Materials and Method: In this study, the experiments were performed by spectrophotometer. The magnetic-chitosan nanocomposite were considered as an antibiotic adsorbent which its adsorption efficiency was measured by changing the variables such as temperature, time, PH, dosage of magnetic-chitosan nanocomposite, concentration of tetracycline, concentration of interactive ions of chlorine, sulfate and carbonate. Synthesis of magnetic-chitosan nanocomposite was based on co-precipitation method. The Freundlich, Langmuir and Temkin isotherms were used to determine the isotherm and the absorption kinetics.

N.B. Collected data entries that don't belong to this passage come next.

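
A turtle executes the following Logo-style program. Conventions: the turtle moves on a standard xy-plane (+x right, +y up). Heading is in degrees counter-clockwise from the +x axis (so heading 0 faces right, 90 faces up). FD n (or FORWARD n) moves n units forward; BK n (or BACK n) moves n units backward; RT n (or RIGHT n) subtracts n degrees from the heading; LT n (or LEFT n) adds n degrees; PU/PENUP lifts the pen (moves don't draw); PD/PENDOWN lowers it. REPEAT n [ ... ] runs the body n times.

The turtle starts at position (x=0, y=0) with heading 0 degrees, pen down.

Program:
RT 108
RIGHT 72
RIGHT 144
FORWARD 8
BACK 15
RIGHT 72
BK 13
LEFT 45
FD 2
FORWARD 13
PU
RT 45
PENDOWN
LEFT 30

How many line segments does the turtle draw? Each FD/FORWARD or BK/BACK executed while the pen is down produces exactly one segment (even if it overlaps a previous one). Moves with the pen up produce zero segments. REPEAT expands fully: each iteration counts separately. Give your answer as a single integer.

Answer: 5

Derivation:
Executing turtle program step by step:
Start: pos=(0,0), heading=0, pen down
RT 108: heading 0 -> 252
RT 72: heading 252 -> 180
RT 144: heading 180 -> 36
FD 8: (0,0) -> (6.472,4.702) [heading=36, draw]
BK 15: (6.472,4.702) -> (-5.663,-4.114) [heading=36, draw]
RT 72: heading 36 -> 324
BK 13: (-5.663,-4.114) -> (-16.18,3.527) [heading=324, draw]
LT 45: heading 324 -> 9
FD 2: (-16.18,3.527) -> (-14.205,3.84) [heading=9, draw]
FD 13: (-14.205,3.84) -> (-1.365,5.873) [heading=9, draw]
PU: pen up
RT 45: heading 9 -> 324
PD: pen down
LT 30: heading 324 -> 354
Final: pos=(-1.365,5.873), heading=354, 5 segment(s) drawn
Segments drawn: 5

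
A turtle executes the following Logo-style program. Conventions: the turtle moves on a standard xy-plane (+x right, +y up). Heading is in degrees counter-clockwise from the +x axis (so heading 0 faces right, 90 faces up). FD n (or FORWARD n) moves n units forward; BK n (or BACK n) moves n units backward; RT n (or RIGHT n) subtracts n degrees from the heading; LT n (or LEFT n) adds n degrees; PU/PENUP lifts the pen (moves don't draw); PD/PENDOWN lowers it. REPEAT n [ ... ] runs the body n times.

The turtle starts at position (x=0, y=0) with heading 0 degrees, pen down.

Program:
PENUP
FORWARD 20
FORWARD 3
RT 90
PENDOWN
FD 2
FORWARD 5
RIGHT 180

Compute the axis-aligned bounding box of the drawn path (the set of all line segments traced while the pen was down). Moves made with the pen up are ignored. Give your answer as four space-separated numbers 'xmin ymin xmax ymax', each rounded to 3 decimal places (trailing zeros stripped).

Answer: 23 -7 23 0

Derivation:
Executing turtle program step by step:
Start: pos=(0,0), heading=0, pen down
PU: pen up
FD 20: (0,0) -> (20,0) [heading=0, move]
FD 3: (20,0) -> (23,0) [heading=0, move]
RT 90: heading 0 -> 270
PD: pen down
FD 2: (23,0) -> (23,-2) [heading=270, draw]
FD 5: (23,-2) -> (23,-7) [heading=270, draw]
RT 180: heading 270 -> 90
Final: pos=(23,-7), heading=90, 2 segment(s) drawn

Segment endpoints: x in {23}, y in {-7, -2, 0}
xmin=23, ymin=-7, xmax=23, ymax=0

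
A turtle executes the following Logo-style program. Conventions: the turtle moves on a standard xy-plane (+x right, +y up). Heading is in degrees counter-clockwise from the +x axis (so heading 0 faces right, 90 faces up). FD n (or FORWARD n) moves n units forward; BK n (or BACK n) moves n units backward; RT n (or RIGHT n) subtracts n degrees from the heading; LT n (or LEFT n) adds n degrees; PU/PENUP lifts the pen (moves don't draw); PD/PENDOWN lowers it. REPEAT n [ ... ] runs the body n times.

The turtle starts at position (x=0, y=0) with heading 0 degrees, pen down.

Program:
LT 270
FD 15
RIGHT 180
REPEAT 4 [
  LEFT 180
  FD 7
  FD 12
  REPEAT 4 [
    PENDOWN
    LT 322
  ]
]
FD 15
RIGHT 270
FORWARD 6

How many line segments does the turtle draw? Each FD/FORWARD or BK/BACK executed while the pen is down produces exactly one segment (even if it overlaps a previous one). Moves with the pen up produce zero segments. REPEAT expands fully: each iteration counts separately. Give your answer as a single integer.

Answer: 11

Derivation:
Executing turtle program step by step:
Start: pos=(0,0), heading=0, pen down
LT 270: heading 0 -> 270
FD 15: (0,0) -> (0,-15) [heading=270, draw]
RT 180: heading 270 -> 90
REPEAT 4 [
  -- iteration 1/4 --
  LT 180: heading 90 -> 270
  FD 7: (0,-15) -> (0,-22) [heading=270, draw]
  FD 12: (0,-22) -> (0,-34) [heading=270, draw]
  REPEAT 4 [
    -- iteration 1/4 --
    PD: pen down
    LT 322: heading 270 -> 232
    -- iteration 2/4 --
    PD: pen down
    LT 322: heading 232 -> 194
    -- iteration 3/4 --
    PD: pen down
    LT 322: heading 194 -> 156
    -- iteration 4/4 --
    PD: pen down
    LT 322: heading 156 -> 118
  ]
  -- iteration 2/4 --
  LT 180: heading 118 -> 298
  FD 7: (0,-34) -> (3.286,-40.181) [heading=298, draw]
  FD 12: (3.286,-40.181) -> (8.92,-50.776) [heading=298, draw]
  REPEAT 4 [
    -- iteration 1/4 --
    PD: pen down
    LT 322: heading 298 -> 260
    -- iteration 2/4 --
    PD: pen down
    LT 322: heading 260 -> 222
    -- iteration 3/4 --
    PD: pen down
    LT 322: heading 222 -> 184
    -- iteration 4/4 --
    PD: pen down
    LT 322: heading 184 -> 146
  ]
  -- iteration 3/4 --
  LT 180: heading 146 -> 326
  FD 7: (8.92,-50.776) -> (14.723,-54.69) [heading=326, draw]
  FD 12: (14.723,-54.69) -> (24.672,-61.401) [heading=326, draw]
  REPEAT 4 [
    -- iteration 1/4 --
    PD: pen down
    LT 322: heading 326 -> 288
    -- iteration 2/4 --
    PD: pen down
    LT 322: heading 288 -> 250
    -- iteration 3/4 --
    PD: pen down
    LT 322: heading 250 -> 212
    -- iteration 4/4 --
    PD: pen down
    LT 322: heading 212 -> 174
  ]
  -- iteration 4/4 --
  LT 180: heading 174 -> 354
  FD 7: (24.672,-61.401) -> (31.633,-62.132) [heading=354, draw]
  FD 12: (31.633,-62.132) -> (43.568,-63.387) [heading=354, draw]
  REPEAT 4 [
    -- iteration 1/4 --
    PD: pen down
    LT 322: heading 354 -> 316
    -- iteration 2/4 --
    PD: pen down
    LT 322: heading 316 -> 278
    -- iteration 3/4 --
    PD: pen down
    LT 322: heading 278 -> 240
    -- iteration 4/4 --
    PD: pen down
    LT 322: heading 240 -> 202
  ]
]
FD 15: (43.568,-63.387) -> (29.66,-69.006) [heading=202, draw]
RT 270: heading 202 -> 292
FD 6: (29.66,-69.006) -> (31.907,-74.569) [heading=292, draw]
Final: pos=(31.907,-74.569), heading=292, 11 segment(s) drawn
Segments drawn: 11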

Results: The results showed that the best antibiotic removal efficiency was obtained at pH = 6. The highest removal efficiency was obtained at 90 minutes and equal to 91.23%. Moreover, the removal efficiency of tetracycline was significantly reduced in alkaline pH. Also, by increasing the absorbent dose from 0.1 g/L to 0.5 g/L, the removal efficiency of the pollutant increased from 72.24% to 90.22% at 90 minutes. In addition, with an increase in pollutant concentration between 5-30 mg/L, the removal efficiency of the pollutant decreased from 93.4% to 53.7%. In order to study the thermodynamics of the tetracycline pollutant absorption process by magnetic-chitosan nanocomposite, the removal efficiency of the pollutant dropped from 91.23% to 45.1% at 20, 30 and 45 degrees of Celsius. The presence of interfering ions has a decreasing effect on the removal efficiency of tetracycline, which the removal efficiency were reduced from 91.23% at 90 minutes (in the absence of ions) to 70.16% (for chlorine ion), 65.96% (for ion Carbonate) and 54.2% (for sulfate ions).